Good teaching is not intuitive to many faculty members.   There is much that can be learned about it, including

  • ·        how to craft engaging lectures,
  • ·        how to stimulate student learning with case discussions,
  • ·        how to use the Socratic method of intellectual give and take,
  • ·        how to provide special help to students who need it,
  • ·        how to craft good exams,
  • ·        how to grade exams accurately,
  • ·         how to give useful feedback,
  • ·        how to assign grades properly,
  • ·        how to use grades to motivate student effort,
  • ·        how to allocate time and effort among three objectives:

–   to move the majority of a class forward in mastery of the content of a course;

–   how to assist the weaker learners in the class to catch up to the others; and

–   how to assist those who master material quickly to push forward to accomplish all that they can in learning the material.

The final challenge in the list above is especially significant today.   Social concern and commentary is focused on the weaker learners and assisting them to improve their performance.   A secondary social concern is with the average student who seems to be falling behind those in other nations.   But the economic progress of the nation is a consequence of the technological and leadership achievements of the best learners.   The challenge to instructors in how to allocate time and effort among these varied groups is of great importance.   Instructors freed of administrative expectations that they should be developing their own online courses – a very difficult and time-consuming task – may devote their efforts to assisting each of the three groups of students of which their classes consist – for each of the three groups requires a very different approach from an instructor.

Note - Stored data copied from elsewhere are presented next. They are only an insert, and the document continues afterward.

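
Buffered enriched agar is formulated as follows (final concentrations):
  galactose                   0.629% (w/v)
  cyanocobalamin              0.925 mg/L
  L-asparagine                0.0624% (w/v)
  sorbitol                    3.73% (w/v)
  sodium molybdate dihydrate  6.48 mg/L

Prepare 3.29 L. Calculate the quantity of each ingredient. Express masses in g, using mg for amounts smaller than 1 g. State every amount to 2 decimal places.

galactose 20.69 g; cyanocobalamin 3.04 mg; L-asparagine 2.05 g; sorbitol 122.72 g; sodium molybdate dihydrate 21.32 mg

Working volume: 3.29 L.
galactose: 0.629% w/v = 6.29 g/L → 6.29 × 3.29 L = 20.69 g
cyanocobalamin: 0.925 mg/L × 3.29 L = 3.04 mg
L-asparagine: 0.0624 g per 100 mL × 3290 mL ÷ 100 = 2.05 g
sorbitol: 3.73% w/v = 37.3 g/L → 37.3 × 3.29 L = 122.72 g
sodium molybdate dihydrate: 6.48 mg/L × 3.29 L = 21.32 mg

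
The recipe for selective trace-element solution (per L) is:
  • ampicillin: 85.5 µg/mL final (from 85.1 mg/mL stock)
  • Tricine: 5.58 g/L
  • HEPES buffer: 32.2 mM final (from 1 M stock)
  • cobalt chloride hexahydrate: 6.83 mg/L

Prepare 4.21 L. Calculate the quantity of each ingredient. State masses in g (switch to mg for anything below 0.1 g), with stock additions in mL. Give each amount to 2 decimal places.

ampicillin 4.23 mL; Tricine 23.49 g; HEPES buffer 135.56 mL; cobalt chloride hexahydrate 28.75 mg

Scale factor relative to 1 L: 4.21.
ampicillin: C1V1 = C2V2 → 85.5 µg/mL × 4210 mL ÷ 85100 µg/mL = 4.23 mL
Tricine: 5.58 g/L × 4.21 L = 23.49 g
HEPES buffer: C1V1 = C2V2 → 32.2 mM × 4210 mL ÷ 1000 mM = 135.56 mL
cobalt chloride hexahydrate: 6.83 mg/L × 4.21 L = 28.75 mg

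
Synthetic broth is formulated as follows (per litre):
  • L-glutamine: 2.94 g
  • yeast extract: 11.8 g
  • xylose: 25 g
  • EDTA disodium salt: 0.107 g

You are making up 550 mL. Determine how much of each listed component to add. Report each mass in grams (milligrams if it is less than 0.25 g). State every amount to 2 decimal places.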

Schools that take good teaching seriously provide support for instructors in the various elements of teaching and engage them in a continuing dialogue about how to improve teaching effectiveness.

Teaching effectiveness is central to the success of most schools.   It requires that instructors teach well.  It does not require that instructors create their own textbooks; nor does it require that instructors create their own online courses – a task which is more daunting than writing traditional textbooks.

Most schools should focus on teaching quality and student learning and acquire traditional textbooks and online courses elsewhere.